2014 ARDG Kelly NelsonLast year, Nelson was one of 11 Arizona artists to receive an Arizona Commission on the Arts Artist Research & Development Grant. Her proposal focused on the development of Knife River, Thief Lake, a book-length collection of poems that will trace her uncle’s life based on his 500-page prison record.

Though she has plenty on her plate at the moment, Nelson was kind enough to talk with us this week about poetry, her peculiar approach to it and finding inspiration in unlikely places.

When did poetry first connect with you in a significant way?

I started writing poetry in high school. One of my English teachers required us to keep a daily journal and for me that morphed into writing poetry. I submitted poetry to my high school literary magazine under three different names (don’t recall why!) so I was first published as Noelle Daniells, Andy Carr and Kelly Nelson.

As you have worked to develop your own voice and style, what has been the greatest challenge you have had to overcome?

Holding onto the idea that I had to develop a voice and a style! I was very concerned with this several years ago, as if I needed to select my style (like putting on an outfit) before writing. This created all sorts of mental stalling and worry. It worked out a lot better to just write and let my voice/style sort itself out. I’m currently putting the finishing touches on the manuscript of a chapbook that will be published this fall and as I read the 23 pages of poems, I clearly see the threads and colors that hold these poems together without having consciously worked at it.

Your Artist Research & Development Grant proposal focused on the development of a hybrid form you call “lyric found biography” which merges elements of biography and poetry. What are you able to accomplish with poetry that you would not be able to do with a straight prose, non-fiction narrative?

Overall, I have a Scandinavian aesthetic so I don’t like too much furniture or decorations or window treatments in my writing. Poetry allows me more space between words and lines. In terms of this specific book project, poetry lets me blend and juxtapose voices without stating “this news article reported…” or “the prison psychologist noted….” It also brings to the story a leaner quality, like a piece of music with two or three instruments versus the sound of a full orchestra. And it allows my uncle’s short life to pass by more quickly: in 70-80 pages versus 200 or so.

Another technique you work with is “found poetry.” What drew you to this sort of work?

Found poetry found me. The current book-length project I just mentioned involves my uncle’s 500-page prison record. Facing that huge stack of texts, I sought out techniques that would help me incorporate the voices of judges and prison guards and psychologists into my work. The language I’m borrowing from these documents helps to capture the 1950s and 1960s in a way my own vocabulary in 2014 might not.

What’s the last thing that inspired you to run to your computer keyboard or scribble something in your notebook?

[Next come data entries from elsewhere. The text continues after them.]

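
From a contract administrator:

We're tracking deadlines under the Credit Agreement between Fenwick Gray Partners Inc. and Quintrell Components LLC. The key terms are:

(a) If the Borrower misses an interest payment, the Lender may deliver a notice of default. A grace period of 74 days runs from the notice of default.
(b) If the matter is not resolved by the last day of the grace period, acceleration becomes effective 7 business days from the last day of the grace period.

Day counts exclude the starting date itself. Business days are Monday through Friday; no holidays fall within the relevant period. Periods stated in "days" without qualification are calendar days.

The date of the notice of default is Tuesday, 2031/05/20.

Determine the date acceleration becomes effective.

2031/08/12

Adding 74 calendar days to 2031/05/20 gives 2031/08/02, which is the last day of the grace period.
The date acceleration becomes effective: counting 7 business days from Saturday, 2031/08/02 (Aug 4, Aug 5, Aug 6, Aug 7, Aug 8, Aug 11, Aug 12, skipping weekends) reaches Tuesday, 2031/08/12.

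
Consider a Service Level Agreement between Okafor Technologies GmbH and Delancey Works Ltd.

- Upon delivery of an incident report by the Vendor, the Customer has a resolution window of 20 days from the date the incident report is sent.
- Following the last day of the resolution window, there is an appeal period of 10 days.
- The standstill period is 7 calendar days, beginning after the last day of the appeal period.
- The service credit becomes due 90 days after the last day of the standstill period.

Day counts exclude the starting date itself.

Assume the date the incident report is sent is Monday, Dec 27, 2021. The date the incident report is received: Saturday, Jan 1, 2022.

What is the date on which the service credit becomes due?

May 3, 2022

The last day of the resolution window: 20 calendar days after Dec 27, 2021 is Jan 16, 2022.
Adding 10 calendar days to Jan 16, 2022 gives Jan 26, 2022, which is the last day of the appeal period.
Adding 7 calendar days to Jan 26, 2022 gives Feb 2, 2022, which is the last day of the standstill period.
Adding 90 calendar days to Feb 2, 2022 gives May 3, 2022, which is the date on which the service credit becomes due.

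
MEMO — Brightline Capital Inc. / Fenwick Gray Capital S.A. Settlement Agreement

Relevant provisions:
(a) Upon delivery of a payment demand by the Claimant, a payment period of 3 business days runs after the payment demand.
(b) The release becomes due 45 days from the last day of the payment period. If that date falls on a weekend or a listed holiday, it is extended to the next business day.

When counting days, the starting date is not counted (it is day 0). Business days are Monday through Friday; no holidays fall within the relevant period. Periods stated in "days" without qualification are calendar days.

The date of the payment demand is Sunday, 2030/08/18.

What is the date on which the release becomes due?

The last day of the payment period: 3 business days after Sunday, 2030/08/18, skipping weekends — Aug 19, Aug 20, Aug 21 — lands on Wednesday, 2030/08/21.
The date on which the release becomes due: 2030/08/21 + 45 days = 2030/10/05. That falls on a Saturday, so it rolls to the next business day, Monday, 2030/10/07.

2030/10/07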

I’m participating in a National Poetry Month project of writing a poem a day using prompts devised by Oulipo, an experimental writing group founded in France in 1960 that encourages the use of writing constraints to generate new and unexpected work. The name stems from the French words for “workshop of potential literature.” Some examples of writing constraints are not using the letter E, having every word begin with the same letter, and having each word in a line be one letter longer than the previous word. The 70 or so poets participating in this project are applying these writing constraints to words from a daily newspaper so it’s a combination of writing constraint and found poetry. For the month of April, this is what is inspiring me to write every morning! You can follow my poem-a-day challenge at www.kellynelsonpoet.tumblr.com

Kelly Nelson is the author of the forthcoming chapbook Rivers I Don’t Live By, winner of the 2013 Concrete Wolf Chapbook Award. Her poetry has appeared recently or is forthcoming in 2 River View, Mixitini Matrix, Watershed Review, I-70 Review and Another Chicago Magazine. She served as a judge in 2012 for the Poetry Out Loud state finals and for the Arizona Authors Association’s annual writing contest and currently chairs the Tempe Municipal Arts Commission. She has lived without a car in Tempe for the past 14 years and is editing an anthology of car-free poetry: poems where people get around on foot, on bikes, on buses, subways and trains. She holds a Ph.D. in Anthropology from Brandeis University and teaches Interdisciplinary Studies at Arizona State University.